Poor old HDD has some really hard time now becouse due to the restarts the filewalker is running almost all the time, plus normal node operation, plus now I started rsync… I hope it will survive the next few days…
Rsync is runnning for 2 days already (first time)… 615GB out of 831GB copied over… I reduced the allocated space to 700GB, after 6 hours, so no ingress at the moment. Yes, it is bit quicker without ingress traffic, but still…it takes a while to properly copy everything…
Ok, so the situation is the following:
Rsync is done both with running and offline node.
I run the db integrity checks and I had to fix the bandwidth.db file. I did it, the check says it is OK.
On the other hand, I have database disk image malformed error for the piece_expiration.db.
I tried to fix it the same way as the bandwidth.db, but failed:
If you still has an original database - you can just write it over, the outdated database is better than empty.
Perhaps during the last rsync you forgot to add --delete option and your destination have had the journal files like *.db-wal and/or *.db-shm, they are exist if database was not closed properly or if you copied them on the fly (your case) and they were wrongly imported when you started a node on a new place.
Yes, you are right, I forgot the last run with the --delete option.
Now the node is running again from the old HDD, so I’m back (almost) at the starting line.
I noticed that after I reduced the node size, the node was still restarting a few times. It seems that the restart happened when it wanted to empty the trash. I also noticed that the trash is keep staying over 106.1 GB for weeks now. Sometimes it goes up to 108-109GB, then down to 106.1GB.

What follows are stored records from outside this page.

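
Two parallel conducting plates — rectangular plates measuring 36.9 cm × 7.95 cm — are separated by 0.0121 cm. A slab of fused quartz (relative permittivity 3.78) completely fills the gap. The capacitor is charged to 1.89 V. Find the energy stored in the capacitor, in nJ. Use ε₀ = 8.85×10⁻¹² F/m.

A = 36.9 × 7.95 cm² = 2.93×10⁻² m².
C = κε₀A/d = 3.78 × 8.85×10⁻¹² × 2.93×10⁻² / 1.21×10⁻⁴ = 8.11×10⁻⁹ F.
U = ½CV² = ½ × 8.11×10⁻⁹ × (1.89)² = 1.45×10⁻⁸ J.

U ≈ 14.5 nJ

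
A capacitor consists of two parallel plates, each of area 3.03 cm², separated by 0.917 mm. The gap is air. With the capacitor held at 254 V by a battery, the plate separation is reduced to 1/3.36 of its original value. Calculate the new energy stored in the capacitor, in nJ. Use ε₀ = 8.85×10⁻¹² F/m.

A = 3.03 cm² = 3.03×10⁻⁴ m².
Initially C₁ = ε₀A/d = 8.85×10⁻¹² × 3.03×10⁻⁴ / 9.17×10⁻⁴ = 2.92×10⁻¹² F.
U₁ = 9.43×10⁻⁸ J.
Battery connected ⇒ V is held fixed. C₂ = 3.36 C₁ and U = ½CV², so U₂/U₁ = C₂/C₁ = 3.36.
U₂ = 3.36 × 9.43×10⁻⁸ = 3.17×10⁻⁷ J.

U ≈ 317 nJ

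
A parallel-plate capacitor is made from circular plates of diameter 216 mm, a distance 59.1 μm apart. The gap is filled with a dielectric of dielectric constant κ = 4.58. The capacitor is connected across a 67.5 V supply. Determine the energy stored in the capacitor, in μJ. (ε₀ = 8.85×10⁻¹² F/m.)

A = π(216/2 mm)² = 3.66×10⁻² m².
C = κε₀A/d = 4.58 × 8.85×10⁻¹² × 3.66×10⁻² / 5.91×10⁻⁵ = 2.51×10⁻⁸ F.
U = ½CV² = ½ × 2.51×10⁻⁸ × (67.5)² = 5.73×10⁻⁵ J.

U ≈ 57.3 μJ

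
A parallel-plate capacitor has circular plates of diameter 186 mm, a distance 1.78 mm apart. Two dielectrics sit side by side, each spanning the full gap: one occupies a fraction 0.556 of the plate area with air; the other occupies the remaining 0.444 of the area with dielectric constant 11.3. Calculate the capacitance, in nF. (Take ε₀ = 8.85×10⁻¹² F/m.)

A = π(186/2 mm)² = 2.72×10⁻² m².
Side-by-side slabs ⇒ two capacitors in parallel, each spanning the full gap.
C₁ = κ₁ε₀A₁/d = 1.00 × 8.85×10⁻¹² × 1.51×10⁻² / 1.78×10⁻³ = 7.51×10⁻¹¹ F.
C₂ = κ₂ε₀A₂/d = 11.3 × 8.85×10⁻¹² × 1.21×10⁻² / 1.78×10⁻³ = 6.78×10⁻¹⁰ F.
C = C₁ + C₂ = 7.53×10⁻¹⁰ F.

0.753 nF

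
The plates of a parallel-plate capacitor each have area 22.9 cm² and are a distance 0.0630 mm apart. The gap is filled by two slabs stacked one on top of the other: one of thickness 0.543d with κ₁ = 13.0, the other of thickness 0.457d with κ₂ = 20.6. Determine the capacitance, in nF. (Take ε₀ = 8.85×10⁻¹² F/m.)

C ≈ 5.03 nF

A = 22.9 cm² = 2.29×10⁻³ m².
Stacked slabs ⇒ two capacitors in series, each with the full plate area.
C₁ = κ₁ε₀A/d₁ = 13.0 × 8.85×10⁻¹² × 2.29×10⁻³ / 3.42×10⁻⁵ = 7.70×10⁻⁹ F.
C₂ = κ₂ε₀A/d₂ = 20.6 × 8.85×10⁻¹² × 2.29×10⁻³ / 2.88×10⁻⁵ = 1.45×10⁻⁸ F.
C = (1/C₁ + 1/C₂)⁻¹ = 5.03×10⁻⁹ F.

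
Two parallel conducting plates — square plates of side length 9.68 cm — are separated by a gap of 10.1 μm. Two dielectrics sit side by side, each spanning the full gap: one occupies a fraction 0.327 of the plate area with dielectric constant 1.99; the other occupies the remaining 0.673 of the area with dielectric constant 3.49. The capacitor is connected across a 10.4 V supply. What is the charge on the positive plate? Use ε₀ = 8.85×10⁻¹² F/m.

Q ≈ 256 nC

A = (9.68 cm)² = 9.37×10⁻³ m².
Side-by-side slabs ⇒ two capacitors in parallel, each spanning the full gap.
C₁ = κ₁ε₀A₁/d = 1.99 × 8.85×10⁻¹² × 3.06×10⁻³ / 1.01×10⁻⁵ = 5.34×10⁻⁹ F.
C₂ = κ₂ε₀A₂/d = 3.49 × 8.85×10⁻¹² × 6.31×10⁻³ / 1.01×10⁻⁵ = 1.93×10⁻⁸ F.
C = C₁ + C₂ = 2.46×10⁻⁸ F.
Q = CV = 2.46×10⁻⁸ × 10.4 = 2.56×10⁻⁷ C.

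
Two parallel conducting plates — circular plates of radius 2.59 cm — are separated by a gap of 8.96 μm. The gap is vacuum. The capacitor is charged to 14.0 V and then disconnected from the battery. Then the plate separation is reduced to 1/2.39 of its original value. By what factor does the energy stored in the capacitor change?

0.418

Isolated ⇒ Q is held fixed.
C₂ = 2.39 C₁ and U = Q²/(2C), so U₂/U₁ = C₁/C₂ = 0.418.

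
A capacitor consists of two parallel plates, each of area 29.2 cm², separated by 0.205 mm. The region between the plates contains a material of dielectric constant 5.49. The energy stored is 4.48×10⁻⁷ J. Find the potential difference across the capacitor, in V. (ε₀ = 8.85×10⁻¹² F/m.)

V ≈ 36.0 V

A = 29.2 cm² = 2.92×10⁻³ m².
C = κε₀A/d = 5.49 × 8.85×10⁻¹² × 2.92×10⁻³ / 2.05×10⁻⁴ = 6.92×10⁻¹⁰ F.
V = √(2U/C) = √(2 × 4.48×10⁻⁷ / 6.92×10⁻¹⁰) = 36.0 V.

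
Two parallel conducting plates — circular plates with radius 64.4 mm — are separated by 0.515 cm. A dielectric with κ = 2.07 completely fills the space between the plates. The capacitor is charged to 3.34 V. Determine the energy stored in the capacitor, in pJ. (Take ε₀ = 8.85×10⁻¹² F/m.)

U ≈ 259 pJ

A = π(64.4 mm)² = 1.30×10⁻² m².
C = κε₀A/d = 2.07 × 8.85×10⁻¹² × 1.30×10⁻² / 5.15×10⁻³ = 4.63×10⁻¹¹ F.
U = ½CV² = ½ × 4.63×10⁻¹¹ × (3.34)² = 2.59×10⁻¹⁰ J.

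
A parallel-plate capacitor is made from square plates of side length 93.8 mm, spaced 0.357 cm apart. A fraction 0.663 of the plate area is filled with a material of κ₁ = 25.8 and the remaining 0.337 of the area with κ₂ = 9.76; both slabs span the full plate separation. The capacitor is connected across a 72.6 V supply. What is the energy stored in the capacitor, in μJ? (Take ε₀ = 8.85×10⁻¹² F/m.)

U ≈ 1.17 μJ

A = (93.8 mm)² = 8.80×10⁻³ m².
Side-by-side slabs ⇒ two capacitors in parallel, each spanning the full gap.
C₁ = κ₁ε₀A₁/d = 25.8 × 8.85×10⁻¹² × 5.83×10⁻³ / 3.57×10⁻³ = 3.73×10⁻¹⁰ F.
C₂ = κ₂ε₀A₂/d = 9.76 × 8.85×10⁻¹² × 2.97×10⁻³ / 3.57×10⁻³ = 7.17×10⁻¹¹ F.
C = C₁ + C₂ = 4.45×10⁻¹⁰ F.
U = ½CV² = ½ × 4.45×10⁻¹⁰ × (72.6)² = 1.17×10⁻⁶ J.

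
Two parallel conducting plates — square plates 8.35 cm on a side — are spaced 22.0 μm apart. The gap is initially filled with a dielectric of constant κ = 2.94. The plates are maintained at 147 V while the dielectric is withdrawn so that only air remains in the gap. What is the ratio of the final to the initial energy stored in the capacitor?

Battery connected ⇒ V is held fixed.
C₂ = 0.340 C₁ and U = ½CV², so U₂/U₁ = C₂/C₁ = 0.340.

0.340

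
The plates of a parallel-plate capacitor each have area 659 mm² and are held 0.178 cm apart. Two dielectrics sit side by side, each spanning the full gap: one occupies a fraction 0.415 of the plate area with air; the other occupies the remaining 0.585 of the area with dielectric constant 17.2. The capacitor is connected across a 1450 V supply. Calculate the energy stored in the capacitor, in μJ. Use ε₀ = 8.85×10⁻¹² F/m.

A = 659 mm² = 6.59×10⁻⁴ m².
Side-by-side slabs ⇒ two capacitors in parallel, each spanning the full gap.
C₁ = κ₁ε₀A₁/d = 1.00 × 8.85×10⁻¹² × 2.73×10⁻⁴ / 1.78×10⁻³ = 1.36×10⁻¹² F.
C₂ = κ₂ε₀A₂/d = 17.2 × 8.85×10⁻¹² × 3.86×10⁻⁴ / 1.78×10⁻³ = 3.30×10⁻¹¹ F.
C = C₁ + C₂ = 3.43×10⁻¹¹ F.
U = ½CV² = ½ × 3.43×10⁻¹¹ × (1450)² = 3.61×10⁻⁵ J.

U ≈ 36.1 μJ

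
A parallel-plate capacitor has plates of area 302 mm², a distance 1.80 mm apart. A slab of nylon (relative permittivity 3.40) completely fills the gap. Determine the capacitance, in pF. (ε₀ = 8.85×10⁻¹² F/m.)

A = 302 mm² = 3.02×10⁻⁴ m².
C = κε₀A/d = 3.40 × 8.85×10⁻¹² × 3.02×10⁻⁴ / 1.80×10⁻³ = 5.05×10⁻¹² F.

C ≈ 5.05 pF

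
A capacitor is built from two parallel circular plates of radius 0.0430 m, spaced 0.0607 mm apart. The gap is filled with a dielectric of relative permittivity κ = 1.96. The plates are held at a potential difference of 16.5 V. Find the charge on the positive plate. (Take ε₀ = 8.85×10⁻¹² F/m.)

Q ≈ 27.4 nC

A = π(0.0430 m)² = 5.81×10⁻³ m².
C = κε₀A/d = 1.96 × 8.85×10⁻¹² × 5.81×10⁻³ / 6.07×10⁻⁵ = 1.66×10⁻⁹ F.
Q = CV = 1.66×10⁻⁹ × 16.5 = 2.74×10⁻⁸ C.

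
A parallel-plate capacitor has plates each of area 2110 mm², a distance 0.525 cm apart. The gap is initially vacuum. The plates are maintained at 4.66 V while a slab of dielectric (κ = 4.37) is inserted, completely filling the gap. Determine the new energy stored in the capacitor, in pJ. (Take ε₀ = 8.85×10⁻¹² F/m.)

A = 2110 mm² = 2.11×10⁻³ m².
Initially C₁ = ε₀A/d = 8.85×10⁻¹² × 2.11×10⁻³ / 5.25×10⁻³ = 3.56×10⁻¹² F.
U₁ = 3.86×10⁻¹¹ J.
Battery connected ⇒ V is held fixed. C₂ = 4.37 C₁ and U = ½CV², so U₂/U₁ = C₂/C₁ = 4.37.
U₂ = 4.37 × 3.86×10⁻¹¹ = 1.69×10⁻¹⁰ J.

U ≈ 169 pJ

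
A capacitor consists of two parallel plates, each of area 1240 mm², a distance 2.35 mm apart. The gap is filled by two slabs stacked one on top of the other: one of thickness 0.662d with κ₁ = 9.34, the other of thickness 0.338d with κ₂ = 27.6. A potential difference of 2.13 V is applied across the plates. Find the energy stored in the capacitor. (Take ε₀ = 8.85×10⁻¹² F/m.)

A = 1240 mm² = 1.24×10⁻³ m².
Stacked slabs ⇒ two capacitors in series, each with the full plate area.
C₁ = κ₁ε₀A/d₁ = 9.34 × 8.85×10⁻¹² × 1.24×10⁻³ / 1.56×10⁻³ = 6.59×10⁻¹¹ F.
C₂ = κ₂ε₀A/d₂ = 27.6 × 8.85×10⁻¹² × 1.24×10⁻³ / 7.94×10⁻⁴ = 3.81×10⁻¹⁰ F.
C = (1/C₁ + 1/C₂)⁻¹ = 5.62×10⁻¹¹ F.
U = ½CV² = ½ × 5.62×10⁻¹¹ × (2.13)² = 1.27×10⁻¹⁰ J.

U ≈ 127 pJ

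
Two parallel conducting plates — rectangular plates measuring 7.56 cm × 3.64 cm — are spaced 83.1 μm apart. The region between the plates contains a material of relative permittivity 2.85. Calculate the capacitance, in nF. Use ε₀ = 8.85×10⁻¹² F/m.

0.835 nF

A = 7.56 × 3.64 cm² = 2.75×10⁻³ m².
C = κε₀A/d = 2.85 × 8.85×10⁻¹² × 2.75×10⁻³ / 8.31×10⁻⁵ = 8.35×10⁻¹⁰ F.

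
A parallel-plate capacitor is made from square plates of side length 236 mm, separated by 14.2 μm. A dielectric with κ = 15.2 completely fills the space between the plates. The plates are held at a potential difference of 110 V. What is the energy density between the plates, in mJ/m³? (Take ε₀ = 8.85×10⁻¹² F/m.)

E = V/d = 110 / 1.42×10⁻⁵ = 7.75×10⁶ V/m.
u = ½κε₀E² = ½ × 15.2 × 8.85×10⁻¹² × (7.75×10⁶)² = 4.04×10³ J/m³.

4.04×10⁶ mJ/m³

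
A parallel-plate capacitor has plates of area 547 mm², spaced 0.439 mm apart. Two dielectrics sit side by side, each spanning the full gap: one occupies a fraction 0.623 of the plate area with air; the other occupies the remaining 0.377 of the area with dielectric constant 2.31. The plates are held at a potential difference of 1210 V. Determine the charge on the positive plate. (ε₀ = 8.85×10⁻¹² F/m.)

A = 547 mm² = 5.47×10⁻⁴ m².
Side-by-side slabs ⇒ two capacitors in parallel, each spanning the full gap.
C₁ = κ₁ε₀A₁/d = 1.00 × 8.85×10⁻¹² × 3.41×10⁻⁴ / 4.39×10⁻⁴ = 6.87×10⁻¹² F.
C₂ = κ₂ε₀A₂/d = 2.31 × 8.85×10⁻¹² × 2.06×10⁻⁴ / 4.39×10⁻⁴ = 9.60×10⁻¹² F.
C = C₁ + C₂ = 1.65×10⁻¹¹ F.
Q = CV = 1.65×10⁻¹¹ × 1210 = 1.99×10⁻⁸ C.

19.9 nC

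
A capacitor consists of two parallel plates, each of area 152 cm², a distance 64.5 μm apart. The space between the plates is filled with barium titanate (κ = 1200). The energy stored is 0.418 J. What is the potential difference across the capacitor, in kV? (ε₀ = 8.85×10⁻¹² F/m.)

V ≈ 0.578 kV

A = 152 cm² = 1.52×10⁻² m².
C = κε₀A/d = 1200 × 8.85×10⁻¹² × 1.52×10⁻² / 6.45×10⁻⁵ = 2.50×10⁻⁶ F.
V = √(2U/C) = √(2 × 0.418 / 2.50×10⁻⁶) = 5.78×10² V.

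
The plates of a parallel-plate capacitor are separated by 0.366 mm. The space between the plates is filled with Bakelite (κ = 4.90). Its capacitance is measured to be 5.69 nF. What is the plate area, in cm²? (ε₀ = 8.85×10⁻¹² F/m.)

A ≈ 480 cm²

A = Cd/(κε₀) = 5.69×10⁻⁹ × 3.66×10⁻⁴ / (4.90 × 8.85×10⁻¹²) = 4.80×10⁻² m².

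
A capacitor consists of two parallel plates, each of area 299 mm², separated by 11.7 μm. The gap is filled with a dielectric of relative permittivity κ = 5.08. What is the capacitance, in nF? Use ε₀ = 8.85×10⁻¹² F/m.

1.15 nF

A = 299 mm² = 2.99×10⁻⁴ m².
C = κε₀A/d = 5.08 × 8.85×10⁻¹² × 2.99×10⁻⁴ / 1.17×10⁻⁵ = 1.15×10⁻⁹ F.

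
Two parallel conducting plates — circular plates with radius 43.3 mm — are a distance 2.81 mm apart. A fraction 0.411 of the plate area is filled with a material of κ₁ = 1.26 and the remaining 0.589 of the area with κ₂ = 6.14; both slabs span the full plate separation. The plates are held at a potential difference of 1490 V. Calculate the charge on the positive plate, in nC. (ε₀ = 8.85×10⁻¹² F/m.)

Q ≈ 114 nC

A = π(43.3 mm)² = 5.89×10⁻³ m².
Side-by-side slabs ⇒ two capacitors in parallel, each spanning the full gap.
C₁ = κ₁ε₀A₁/d = 1.26 × 8.85×10⁻¹² × 2.42×10⁻³ / 2.81×10⁻³ = 9.61×10⁻¹² F.
C₂ = κ₂ε₀A₂/d = 6.14 × 8.85×10⁻¹² × 3.47×10⁻³ / 2.81×10⁻³ = 6.71×10⁻¹¹ F.
C = C₁ + C₂ = 7.67×10⁻¹¹ F.
Q = CV = 7.67×10⁻¹¹ × 1490 = 1.14×10⁻⁷ C.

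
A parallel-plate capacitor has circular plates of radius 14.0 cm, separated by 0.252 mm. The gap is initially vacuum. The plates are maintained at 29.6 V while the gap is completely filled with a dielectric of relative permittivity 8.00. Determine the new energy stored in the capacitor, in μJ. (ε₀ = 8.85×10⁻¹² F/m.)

A = π(14.0 cm)² = 6.16×10⁻² m².
Initially C₁ = ε₀A/d = 8.85×10⁻¹² × 6.16×10⁻² / 2.52×10⁻⁴ = 2.16×10⁻⁹ F.
U₁ = 9.47×10⁻⁷ J.
Battery connected ⇒ V is held fixed. C₂ = 8.00 C₁ and U = ½CV², so U₂/U₁ = C₂/C₁ = 8.00.
U₂ = 8.00 × 9.47×10⁻⁷ = 7.58×10⁻⁶ J.

7.58 μJ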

Is this second database error related to this?
Thank you once again for your help! I managed to fix the node, however it was quite a rollercoaster ride…
On wednesday, the node started to crash more and more often, so I decided to stop it and do some more try with rsync. Unfortunately, I guess due to the old HDD’s errors even rsync (with delete) was not able to finish properly. I decided to take the old HDD and connect it to my windows computer to run chkdsk. Even chkdsk /f was not able to run completly. It simply froze while it tried to fix various .sj1 files.
By midnight, I simply gave up, becouse when I plugged back the old drive to the RPi, the system was not even starting. I seemed I lost my node…
For two days I wasn’t at home, but on saturday evening, I decided to do one more try. I took an other sd card, installed Ubuntu and connected the new HDD. I had to fix the mounting point as there wasn’t any on the new drive, but by the end of the day: the node was running!
The trash cleared properly, I have ingress and egress and no any warnings in the log.
Yes, it could be. You need to try over an over again, until it will fix all errors.
Unfortunately Linux is unable to fix NTFS errors, so this node can stop working in any time.